Design strategy should address primarily two points (1) integrating the context: Integration and collaboration amongst multitude of tools. This may involve creation of a neutral ODS (Operation Data Store) without any influence from any vendor supplier that can store data from multiple data sources and stay integrated and/or related. This obviously depends upon data model that an IOA data modeler will have to create.

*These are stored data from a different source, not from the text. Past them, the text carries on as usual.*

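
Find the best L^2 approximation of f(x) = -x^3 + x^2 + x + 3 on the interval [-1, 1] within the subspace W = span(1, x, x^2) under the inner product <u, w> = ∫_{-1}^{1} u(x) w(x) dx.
g(x) = x^2 + 2*x/5 + 3

The best approximation g ∈ W is the orthogonal projection of f onto W. Writing g = a_0 + a_1 x + a_2 x^2, the coefficients solve the normal equations G · a = b where
  G_{ij} = <φ_i, φ_j> and b_i = <f, φ_i>, with φ_0 = 1, φ_1 = x, φ_2 = x^2.
G =
  [2, 0, 2/3]
  [0, 2/3, 0]
  [2/3, 0, 2/5],
b = (20/3, 4/15, 12/5).
Solving gives a_0 = 3, a_1 = 2/5, a_2 = 1, so
  g(x) = x^2 + 2*x/5 + 3.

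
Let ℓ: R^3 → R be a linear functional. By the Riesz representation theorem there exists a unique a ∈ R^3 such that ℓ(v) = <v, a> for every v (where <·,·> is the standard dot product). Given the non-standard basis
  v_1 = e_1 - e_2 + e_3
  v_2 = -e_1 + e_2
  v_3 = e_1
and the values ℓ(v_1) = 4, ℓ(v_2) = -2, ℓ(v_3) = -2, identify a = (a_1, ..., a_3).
a = (-2, -4, 2)

Write a = (a_1, ..., a_3) in the standard basis. For each basis vector v_i, ℓ(v_i) = <v_i, a> is a linear equation in the a_j's. Collect the n equations into a matrix system V a = ℓ, where row i of V is v_i (expressed in the standard basis). Since V is invertible (lower-triangular with 1s on the diagonal, up to permutation), solve by back-substitution:
  V =
[[1, -1, 1],
 [-1, 1, 0],
 [1, 0, 0]]
  V a = (4, -2, -2)
Solving gives a = (-2, -4, 2).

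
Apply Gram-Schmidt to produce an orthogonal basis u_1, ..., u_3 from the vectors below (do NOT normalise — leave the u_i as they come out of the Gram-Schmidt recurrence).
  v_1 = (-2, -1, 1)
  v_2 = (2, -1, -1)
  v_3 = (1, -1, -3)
Orthogonal basis:
  u_1 = (-2, -1, 1)
  u_2 = (2/3, -5/3, -1/3)
  u_3 = (-1, 0, -2)

Apply the Gram-Schmidt recurrence
  u_1 = v_1
  u_i = v_i − Σ_{j<i} ((v_i · u_j) / (u_j · u_j)) · u_j.

Step by step this gives:
  u_1 = (-2, -1, 1)
  u_2 = (2/3, -5/3, -1/3)
  u_3 = (-1, 0, -2)

Orthogonality check:
  u_2 · u_1 = 0 (should be 0)
  u_3 · u_1 = 0 (should be 0)
  u_3 · u_2 = 0 (should be 0)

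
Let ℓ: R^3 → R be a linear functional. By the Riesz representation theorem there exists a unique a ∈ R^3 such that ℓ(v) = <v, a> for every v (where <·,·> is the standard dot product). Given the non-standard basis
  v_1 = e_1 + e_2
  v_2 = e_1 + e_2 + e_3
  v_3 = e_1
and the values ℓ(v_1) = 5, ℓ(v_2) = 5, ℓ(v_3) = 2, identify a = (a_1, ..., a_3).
a = (2, 3, 0)

Write a = (a_1, ..., a_3) in the standard basis. For each basis vector v_i, ℓ(v_i) = <v_i, a> is a linear equation in the a_j's. Collect the n equations into a matrix system V a = ℓ, where row i of V is v_i (expressed in the standard basis). Since V is invertible (lower-triangular with 1s on the diagonal, up to permutation), solve by back-substitution:
  V =
[[1, 1, 0],
 [1, 1, 1],
 [1, 0, 0]]
  V a = (5, 5, 2)
Solving gives a = (2, 3, 0).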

This can also be seen as conceptualizing MOM (Manager of Managers) solution for IOA. Different supplier of data from different infrastructure components should be equipped with appropriate APIs so that context of data from sources can be derived, maintained and managed real time. (2) Scalability: I am not very much sure about unstructured data types viz. video, image, SMS, Sensors etc. in infrastructure domain, but volume of data is un doubtfully continue to be increasing requiring us to ensure our data base is robust enough to sustain the growth, and that may require design to based upon NoSQL or similar data structure. This will be departure from traditional RDBMS style to Big Data model to address scalability.
These above two could be the prime determinants to lay out foundation for design approach while addressing remaining essential requirements such as security, performance, availability, business insight etc.
Benefit
IOA solution should enable IT staff to perform real time analysis for what is happening in the infrastructure at any given time, ability to perform adhoc query, carry out analytics using drill-down and slice & dice approach, conduct explorative analysis for any situation, predict and forecast resource consumption followed by conducting “what-if” scenario, develop trending etc. As any other analytics model, IOA goal is to keep up business IT environment healthy, up & running at any moment in a most cost effective manner.
Summary
IOA design and architecture framework should help IT staff to proactively identify and resolve performance and security issues, correlate transactions and events across every tier of infrastructure, intelligently plan investment and optimize infrastructure resources, facilitate WAR Room type of scenario – enabling cross team collaboration while addressing problem, increase staff productivity and process efficiency, harness less spread of tools (Admin and Monitoring related) etc. IOA should be able to appreciate BI (Business Intelligence) tools for business users by supplementing infrastructural data feed related to real time insight of sales, customers purchase behavior, concurrent users etc. as well as underlying Infrastructure components behavior. IOA and BI need to complement each other while giving opportunity to improve simultaneously. I don’t think, one single tool will be able to address this complete analytics circle, but a solution need to be built in a framework that involves and factors variety of tools, business dimensions(multi stakeholders, multi products and varied usage of business applications across different line of customers), multitier architecture, disperse geographic location (Latency) etc. In the nutshell, IOA design strategy involves from identification and categorization of data source to cleaning, loading and storing to presenting (May be using visualizing tool such as Tableau, QlikView etc. ) the processed or massaged data to both IT and Business department. I hope, this article helps both technocrats and business users with key IOA design considerations and brings both department close enough in putting design strategy through which IT provides a hassle free and disruption less environment for business application to proliferate.